Them being dense is advantageous too. Numbers are a very convenient format for encoding IDs, but that doesn't mean that IDs are numbers.


This is really a false dichotomy you don't have to use guid/uuid. I'm saying even if you use sortable auto increment numbers, stop storing them like numbers.


Doesn't numeric storage save space and make indexing faster? (This is a naive question, I'm not asserting it.)

Yeah, numbers get you fun stuff like overflows and wrap-arounds, etc. But sorting is faster (sorting "99" before "100" is more complex than 99 before 100) and space requirement is lower (6 bytes can store a unique ID for 281 trillion objects, but 6 characters only permits 1 million if you're storing them as strings).

Or is there some datatype that combines the space- and sort-efficiency of a numeric type, but doesn't bring the baggage of assuming they represent quantities?


XID wraparound is one of the things that makes me wish Postgres would go 64bit on some of their internal data structures.


Note that reddit is currently generating base36 ids starting with z.

You want everything to treat that as text? Sure. That text has been 6 characters long for ages, and it's about to hit 7. I personally expect to see more things break when that happens.

The problem of overflow isn't special to numbers.

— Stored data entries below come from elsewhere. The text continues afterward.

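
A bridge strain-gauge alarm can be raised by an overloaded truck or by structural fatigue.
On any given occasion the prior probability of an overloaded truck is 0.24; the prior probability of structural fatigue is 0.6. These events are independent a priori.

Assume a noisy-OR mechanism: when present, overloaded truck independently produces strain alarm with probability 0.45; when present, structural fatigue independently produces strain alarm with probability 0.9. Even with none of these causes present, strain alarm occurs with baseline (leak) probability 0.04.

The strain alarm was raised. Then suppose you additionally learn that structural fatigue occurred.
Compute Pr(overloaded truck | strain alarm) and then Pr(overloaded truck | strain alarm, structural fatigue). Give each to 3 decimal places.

Under noisy-OR, P(strain alarm | causes) = 1 − (1−0.04)·∏(1−qᵢ) over the active causes.
P(strain alarm) = 0.04×0.76×0.4 + 0.904×0.76×0.6 + 0.472×0.24×0.4 + 0.9472×0.24×0.6 = 0.012160 + 0.412224 + 0.045312 + 0.136397 = 0.606093
Of this, 0.181709 comes from 0.045312 + 0.136397 (the overloaded truck=true cases).
Hence the posterior is 0.181709/0.606093 ≈ 0.300.

Now condition on the additional information:
Sum P(strain alarm|·) weighted by the priors over both values of overloaded truck:
  P(strain alarm | structural fatigue) = 0.904×0.76 + 0.9472×0.24
        = 0.687040 + 0.227328 = 0.914368
Keeping only the overloaded truck-present terms gives 0.227328, so
  P(overloaded truck | strain alarm, structural fatigue) = 0.227328 / 0.914368 ≈ 0.249

Pr(overloaded truck | strain alarm) ≈ 0.300; Pr(overloaded truck | strain alarm, structural fatigue) ≈ 0.249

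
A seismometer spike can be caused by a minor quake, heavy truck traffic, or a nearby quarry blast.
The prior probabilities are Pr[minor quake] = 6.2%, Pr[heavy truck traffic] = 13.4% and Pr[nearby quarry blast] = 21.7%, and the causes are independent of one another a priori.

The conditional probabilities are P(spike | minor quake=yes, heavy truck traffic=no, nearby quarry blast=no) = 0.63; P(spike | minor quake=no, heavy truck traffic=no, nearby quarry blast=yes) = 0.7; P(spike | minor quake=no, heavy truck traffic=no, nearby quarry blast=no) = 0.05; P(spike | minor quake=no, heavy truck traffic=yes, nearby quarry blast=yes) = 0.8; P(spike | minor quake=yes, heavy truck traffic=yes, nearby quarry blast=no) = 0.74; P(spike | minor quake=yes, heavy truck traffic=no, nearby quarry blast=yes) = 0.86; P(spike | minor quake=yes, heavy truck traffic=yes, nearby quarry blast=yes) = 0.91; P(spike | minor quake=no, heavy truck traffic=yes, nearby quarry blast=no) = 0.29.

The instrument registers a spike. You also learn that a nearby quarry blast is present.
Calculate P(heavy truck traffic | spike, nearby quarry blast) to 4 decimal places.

P(heavy truck traffic | spike, nearby quarry blast) ≈ 0.1496

For the numerator, keep only heavy truck traffic=true terms: 0.100554 + 0.007560 = 0.108114
The normalizing constant is 0.7*0.938*0.866 + 0.8*0.938*0.134 + 0.86*0.062*0.866 + 0.91*0.062*0.134 = 0.722905
P(heavy truck traffic | spike, nearby quarry blast) = 0.108114/0.722905 ≈ 0.1496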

You're certainly right that overflow isn't special to numbers, but my disdain for ids being treated as numbers mostly revolves around how common incidents like this are and how often a safe decision results in tempting developers to make unsafe decisions for api consistency.

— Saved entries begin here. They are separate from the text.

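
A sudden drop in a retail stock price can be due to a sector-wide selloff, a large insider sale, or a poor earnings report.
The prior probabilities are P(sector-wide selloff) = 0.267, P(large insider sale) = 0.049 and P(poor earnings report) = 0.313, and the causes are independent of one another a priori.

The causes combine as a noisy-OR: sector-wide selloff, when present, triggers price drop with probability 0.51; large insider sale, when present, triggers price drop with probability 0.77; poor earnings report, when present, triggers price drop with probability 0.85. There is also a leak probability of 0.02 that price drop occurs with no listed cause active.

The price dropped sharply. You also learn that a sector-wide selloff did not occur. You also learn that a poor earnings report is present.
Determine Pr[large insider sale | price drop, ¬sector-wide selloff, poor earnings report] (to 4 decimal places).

Under noisy-OR, P(price drop | causes) = 1 − (1−0.02)·∏(1−qᵢ) over the active causes.
Sum P(price drop|·) weighted by the priors over both values of large insider sale:
  P(price drop | ¬sector-wide selloff, poor earnings report) = 0.853·0.951 + 0.96619·0.049
        = 0.811203 + 0.047343 = 0.858546
Configurations with large insider sale contribute 0.047343, so
  P(large insider sale | price drop, ¬sector-wide selloff, poor earnings report) = 0.047343 / 0.858546 ≈ 0.0551

Pr[large insider sale | price drop, ¬sector-wide selloff, poor earnings report] ≈ 0.0551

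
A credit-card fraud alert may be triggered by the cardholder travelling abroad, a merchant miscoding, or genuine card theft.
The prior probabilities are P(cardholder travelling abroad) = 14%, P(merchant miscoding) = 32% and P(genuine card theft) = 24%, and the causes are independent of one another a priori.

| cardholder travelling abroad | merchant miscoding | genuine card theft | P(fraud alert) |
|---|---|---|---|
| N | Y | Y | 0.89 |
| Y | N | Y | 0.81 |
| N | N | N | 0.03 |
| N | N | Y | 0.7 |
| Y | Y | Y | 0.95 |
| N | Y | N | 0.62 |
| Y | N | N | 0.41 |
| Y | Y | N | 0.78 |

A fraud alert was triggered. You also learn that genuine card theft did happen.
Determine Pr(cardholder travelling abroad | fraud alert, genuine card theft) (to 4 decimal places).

P(fraud alert | genuine card theft) = 0.7·0.86·0.68 + 0.89·0.86·0.32 + 0.81·0.14·0.68 + 0.95·0.14·0.32 = 0.409360 + 0.244928 + 0.077112 + 0.042560 = 0.773960
Of this, 0.119672 comes from 0.077112 + 0.042560 (the cardholder travelling abroad=true cases).
So P(cardholder travelling abroad | fraud alert, genuine card theft) = 0.119672/0.773960 ≈ 0.1546.

Pr(cardholder travelling abroad | fraud alert, genuine card theft) ≈ 0.1546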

Suppose you store your ids as a 64 bit number in the database, that's plenty of room, we shouldn't need to put an alarm for when we're reaching the end (although operationally you might want to still) - it's 9,223,372,036,854,775,807 when signed and 18,446,744,073,709,551,615 unsigned. That's a fine, sensible decision to make at the database level. Now suppose you have an API that interacts with these ids in the database and exposes them down to users in JSON. Javascript (and JSON by extension) numbers aren't integers they're double precision floating point numbers -- quick pop quiz, without looking, what's the maximum representable integer before you lose integer precision? Do all of your APIs work with auto increment numbers (which should still be safe) or are some of them vendor supplied, like UPCs or ISBNs? Will your developers remember this when they make a new API or will they look at an old api and think "it's a number there, I should match it"? Do some vendors front pad their numbers with 1s (this happened to us)? There are a lot of variables here and one big juicy thing developers want and know other developers want - consistency of rules. So I'm offering an easy, consistent rule:

Store it however your database lets you store it compactly, know your limits, set alarms, stop apologizing for database lack of features, but MOST IMPORTANTLY: insist to your developers that its type in code is a variable length utf-8 string, regardless of it's contents. Overflows happen, you need to accommodate them at business logic levels all the time, but stop letting developers trust numbers as being self-bound. They're not numbers in the URL, they're utf-8 letters in a string. They're not numbers in JSON, they're utf-8 letters in a string. Give them an a function that verifies the format of a string and stores it however you want in the database, but stop treating IDs like numbers even if they're numeric.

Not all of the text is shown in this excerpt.